Comment 86 for bug 375345

Revision history for this message
Tom Arnold (g0tt) wrote :

Maybe I will come across as someone with "a pitchfork and regrets in the morning", but I still don't get a few decisions.

I can see there are a few issues here.

1. The name: It obviously creates confusion for some people and it will most certainly be ammunition for all the Ubuntu/Canonical bashers. Which the community has to deal/live with.
2. The commercial side. I don't see the big issue other than with the current name it kind of contradicts the Ubuntu promise (maybe only if you don't look too closely but still ..)
3. The closed source nature of the server side.
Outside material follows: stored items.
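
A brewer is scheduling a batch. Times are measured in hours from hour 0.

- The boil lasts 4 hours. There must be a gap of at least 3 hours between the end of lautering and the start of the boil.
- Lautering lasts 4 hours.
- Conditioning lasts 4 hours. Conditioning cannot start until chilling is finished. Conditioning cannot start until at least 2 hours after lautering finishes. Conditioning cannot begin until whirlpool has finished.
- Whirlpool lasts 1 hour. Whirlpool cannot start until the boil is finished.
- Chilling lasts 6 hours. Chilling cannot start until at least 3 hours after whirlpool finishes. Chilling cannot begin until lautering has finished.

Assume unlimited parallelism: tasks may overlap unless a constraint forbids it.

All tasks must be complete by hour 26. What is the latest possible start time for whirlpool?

To finish by hour 26, conditioning (duration 4) must start no later than hour 22.
Chilling feeds into conditioning (must start by hour 22); so chilling must finish by hour 22 and therefore start by hour 16.
Whirlpool has several dependents: chilling (must start by hour 16, minus 3-hour gap → hour 13); conditioning (must start by hour 22). The earliest of those limits is hour 13, so whirlpool must start by 13 − 1 = hour 12.

12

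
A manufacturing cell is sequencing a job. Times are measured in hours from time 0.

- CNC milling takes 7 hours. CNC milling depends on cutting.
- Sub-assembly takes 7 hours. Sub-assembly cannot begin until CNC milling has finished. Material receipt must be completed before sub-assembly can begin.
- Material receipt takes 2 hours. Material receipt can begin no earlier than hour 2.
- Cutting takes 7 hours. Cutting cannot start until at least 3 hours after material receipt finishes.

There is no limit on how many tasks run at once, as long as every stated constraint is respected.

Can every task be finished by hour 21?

No

Material receipt cannot begin until its own release at hour 2. It runs from hour 2 to 2 + 2 = hour 4.
Cutting waits on material receipt (finishes hour 4, plus 3-hour gap → hour 7), so it starts at hour 7 and finishes at 7 + 7 = hour 14.
After cutting (finishes hour 14), CNC milling can start at hour 14 and finishes at hour 21.
For sub-assembly: CNC milling (finishes hour 21); material receipt (finishes hour 4). Taking the maximum gives a start of hour 21, and it finishes at 21 + 7 = hour 28.
The earliest everything can be done is hour 28, which is after the deadline of 21, so it is not possible.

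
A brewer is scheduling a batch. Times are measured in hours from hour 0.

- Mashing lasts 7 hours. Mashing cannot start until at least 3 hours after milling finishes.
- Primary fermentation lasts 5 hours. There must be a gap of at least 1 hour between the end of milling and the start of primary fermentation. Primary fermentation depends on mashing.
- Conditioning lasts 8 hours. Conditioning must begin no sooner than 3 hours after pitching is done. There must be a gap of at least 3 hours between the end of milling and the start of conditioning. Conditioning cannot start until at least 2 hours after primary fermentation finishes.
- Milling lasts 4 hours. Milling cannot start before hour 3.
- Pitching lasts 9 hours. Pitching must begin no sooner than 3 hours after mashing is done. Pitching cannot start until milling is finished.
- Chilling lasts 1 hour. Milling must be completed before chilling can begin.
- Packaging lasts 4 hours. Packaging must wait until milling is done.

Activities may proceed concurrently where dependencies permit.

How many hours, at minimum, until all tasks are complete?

40

Milling cannot begin until its own release at hour 3. It runs from hour 3 to 3 + 4 = hour 7.
After milling (finishes hour 7), packaging can start at hour 7 and finishes at hour 11.
After milling (finishes hour 7), chilling can start at hour 7 and finishes at hour 8.
After milling (finishes hour 7, plus 3-hour gap → hour 10), mashing can start at hour 10 and finishes at hour 17.
Primary fermentation has to wait for milling (finishes hour 7, plus 1-hour gap → hour 8); mashing (finishes hour 17). The latest of these is hour 17, so primary fermentation runs hour 17 to 17 + 5 = hour 22.
Pitching needs all of mashing (finishes hour 17, plus 3-hour gap → hour 20); milling (finishes hour 7). That puts its earliest start at hour 20; it finishes at 20 + 9 = hour 29.
Conditioning cannot start until pitching (finishes hour 29, plus 3-hour gap → hour 32); milling (finishes hour 7, plus 3-hour gap → hour 10); primary fermentation (finishes hour 22, plus 2-hour gap → hour 24). The controlling bound is hour 32, so conditioning finishes at 32 + 8 = hour 40.
All tasks are finished once the last one completes. Finish times: Milling at 7, Mashing at 17, Chilling at 8, Pitching at 29, Primary fermentation at 22, Conditioning at 40, Packaging at 11. The latest is hour 40.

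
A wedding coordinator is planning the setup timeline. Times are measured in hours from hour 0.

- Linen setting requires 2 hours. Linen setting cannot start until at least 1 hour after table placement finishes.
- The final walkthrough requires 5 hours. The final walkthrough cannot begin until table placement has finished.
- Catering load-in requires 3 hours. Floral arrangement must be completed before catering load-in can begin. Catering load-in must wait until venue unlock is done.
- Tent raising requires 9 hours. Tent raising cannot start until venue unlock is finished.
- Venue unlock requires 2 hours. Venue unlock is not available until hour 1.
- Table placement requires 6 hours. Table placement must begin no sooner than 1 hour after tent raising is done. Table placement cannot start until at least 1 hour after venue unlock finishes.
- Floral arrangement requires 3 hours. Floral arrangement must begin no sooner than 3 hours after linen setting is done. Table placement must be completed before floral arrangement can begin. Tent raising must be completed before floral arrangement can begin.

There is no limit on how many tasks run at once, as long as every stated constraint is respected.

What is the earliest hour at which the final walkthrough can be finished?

24

After its own release at hour 1, venue unlock can start at hour 1 and finishes at hour 3.
Tent raising cannot begin until venue unlock (finishes hour 3). It runs from hour 3 to 3 + 9 = hour 12.
Table placement has to wait for tent raising (finishes hour 12, plus 1-hour gap → hour 13); venue unlock (finishes hour 3, plus 1-hour gap → hour 4). The latest of these is hour 13, so table placement runs hour 13 to 13 + 6 = hour 19.
The final walkthrough cannot begin until table placement (finishes hour 19). It runs from hour 19 to 19 + 5 = hour 24.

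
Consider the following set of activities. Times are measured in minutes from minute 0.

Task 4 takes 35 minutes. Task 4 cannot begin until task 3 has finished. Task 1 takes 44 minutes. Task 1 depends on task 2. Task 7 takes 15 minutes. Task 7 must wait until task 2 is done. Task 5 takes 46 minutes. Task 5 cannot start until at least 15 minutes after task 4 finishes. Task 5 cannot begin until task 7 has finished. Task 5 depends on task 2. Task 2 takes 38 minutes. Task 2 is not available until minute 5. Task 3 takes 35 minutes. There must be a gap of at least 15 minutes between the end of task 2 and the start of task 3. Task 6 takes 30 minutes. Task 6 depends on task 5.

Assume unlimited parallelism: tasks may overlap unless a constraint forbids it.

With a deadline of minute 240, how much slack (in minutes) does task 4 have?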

I don't really get why it has to be closed source. If for example file sharing with friends only works if you login through Canonicals login servers than the solution with the most users will be the most popular. It will be hard for competitors to use the code and offer a similar experience. Or is the login and sharing federated?
And anyways I think Mandriva has its own solution. Novell/Red Hat are unlikely to offer it. Fedora even more so. So why exactly does it have to be closed? Understandable reasoning for that decision would be cool.
Debian or some other big FOSS project might get a few EC2 hosts for free to give to devs. Where is the harm in that?

Landscape being closed I can understand, U1 not so much.

BTW: I read all the IRC logs and liked the "Would you think KDE One is a service from Nokia?" question, which as far as I can see was dodged a few times. It might not be 100% applicable here, because KDE owns its own trademark and Nokia "only" provides Qt + a few devs (or just Aaron IDK) but an answer would have been nice nonetheless.